I can only speak from my experience. When STBXAH lived with me he passed the blame/responsibility onto me for almost everything wrong in our lives. And, somehow, I took it on board and tried to shoulder it. STBXAH was very controlling and I became very isolated. This impacted on my mental health - I suffered from depression for years. My self confidence and self esteem became eroded over the years. I didn't trust myself and STBXAH eroded any self belief I had. I trusted his opinion more than my own. Yes, I know, a consequence of my choice to stay with him - strongly influenced by him and my daily situation.

Then I was referred to a counsellor for depression - this started my personal growth and all hell broke loose at home.

When I found this site I knew nothing about alcoholism and even less about co dependancy. Knowledge is power and it helped set me free. Questions like 'do alcoholics feel remorse?' were asked by me from a place of pain and disbelief. As a codie I have been 'trained' to be over responsible for everything and to believe the best of my STBXAH. His escalating alcoholism and subsequent behaviour were so out of the blue, so painful, that I couldn't understand how a thinking, feeling human being could do that to another that they professed to love.

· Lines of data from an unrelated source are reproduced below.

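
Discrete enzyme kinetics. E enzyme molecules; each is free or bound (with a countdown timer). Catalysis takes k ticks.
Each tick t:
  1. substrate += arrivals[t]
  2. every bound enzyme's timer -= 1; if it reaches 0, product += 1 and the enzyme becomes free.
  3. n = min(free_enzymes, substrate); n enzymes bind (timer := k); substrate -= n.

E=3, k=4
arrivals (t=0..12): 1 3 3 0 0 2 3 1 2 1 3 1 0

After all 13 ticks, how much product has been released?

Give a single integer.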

I still don't get the why of it but I have learned to let it go.

Personally, when I was just starting to learn about all this stuff, I still took the blame and responsibility for everything. Instead of blaming myself, I needed to look at things differently. Part of that process was blaming the alcoholic in my life - something I had never considered doing before.

If I had come to this site and been confronted with even more finger pointing and blame, I would have crumbled under the weight of it all. Reading all the other stories here made me realise that, actually, I'm NOT the reason STBXAH drinks, I'm not alone in what I experienced and I don't deserve it! What may seem obvious to you didn't to me.

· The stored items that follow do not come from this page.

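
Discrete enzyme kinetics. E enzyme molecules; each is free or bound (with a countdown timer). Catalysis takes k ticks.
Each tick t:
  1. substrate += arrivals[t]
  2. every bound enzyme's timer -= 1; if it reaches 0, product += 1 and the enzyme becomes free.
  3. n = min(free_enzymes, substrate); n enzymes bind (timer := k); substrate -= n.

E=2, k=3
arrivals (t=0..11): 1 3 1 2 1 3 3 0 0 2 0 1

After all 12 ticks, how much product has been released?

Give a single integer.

t=0: arr=1 -> substrate=0 bound=1 product=0
t=1: arr=3 -> substrate=2 bound=2 product=0
t=2: arr=1 -> substrate=3 bound=2 product=0
t=3: arr=2 -> substrate=4 bound=2 product=1
t=4: arr=1 -> substrate=4 bound=2 product=2
t=5: arr=3 -> substrate=7 bound=2 product=2
t=6: arr=3 -> substrate=9 bound=2 product=3
t=7: arr=0 -> substrate=8 bound=2 product=4
t=8: arr=0 -> substrate=8 bound=2 product=4
t=9: arr=2 -> substrate=9 bound=2 product=5
t=10: arr=0 -> substrate=8 bound=2 product=6
t=11: arr=1 -> substrate=9 bound=2 product=6

Answer: 6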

What I'm trying to say is that, as a codie, I was blamed for so much, I had the weight of the world on my shoulders. I needed to learn how to be responsible for only the things I am responsible for! Which is why I love the fact that this forum says things like 'that's what alcoholics do' etc. It helped me work out what was my 'stuff' and what I could leave well enough alone. I needed to learn to be kind to myself and put me first.

I'm a codie, not an alcoholic. This forum was my safe place when living with an active alcoholic. I wouldn't want to see that change.
I hear and understand what you are saying, I didn't think of it as "mean and low" I thought of it as "blunt and to the point", as in I told the truth, and I would never be nearly that blunt to somebody that was "new" however for example, if it were an alcoholic I saw struggling for six months I wouldn't have been nearly this gentle

Just because something is the truth and has a "bite" doesn't necessarily make it "mean and low", I asked those same questions as you did when I was new, and when I was new they were relevant, after six months however my support group would repeatedly bring the focus back on me, because that is where the answer ie recovery was to be found.

I hear what you are saying, and by no means did I mean to be hurtful but I guess, I can be painfully blunt and honest on occasion, and that hits some people wrong, I get that, for me it comes down to do I want somebody to co-sign my BS or do I want solution and answers, I guess I am looking for different things from my recovery from codependency then others here.

Laurie and LaTeeDa seem to have the knack of being as blunt as me without causing the resentment, good trick to learn I guess.

I am sorry that my post bothered you.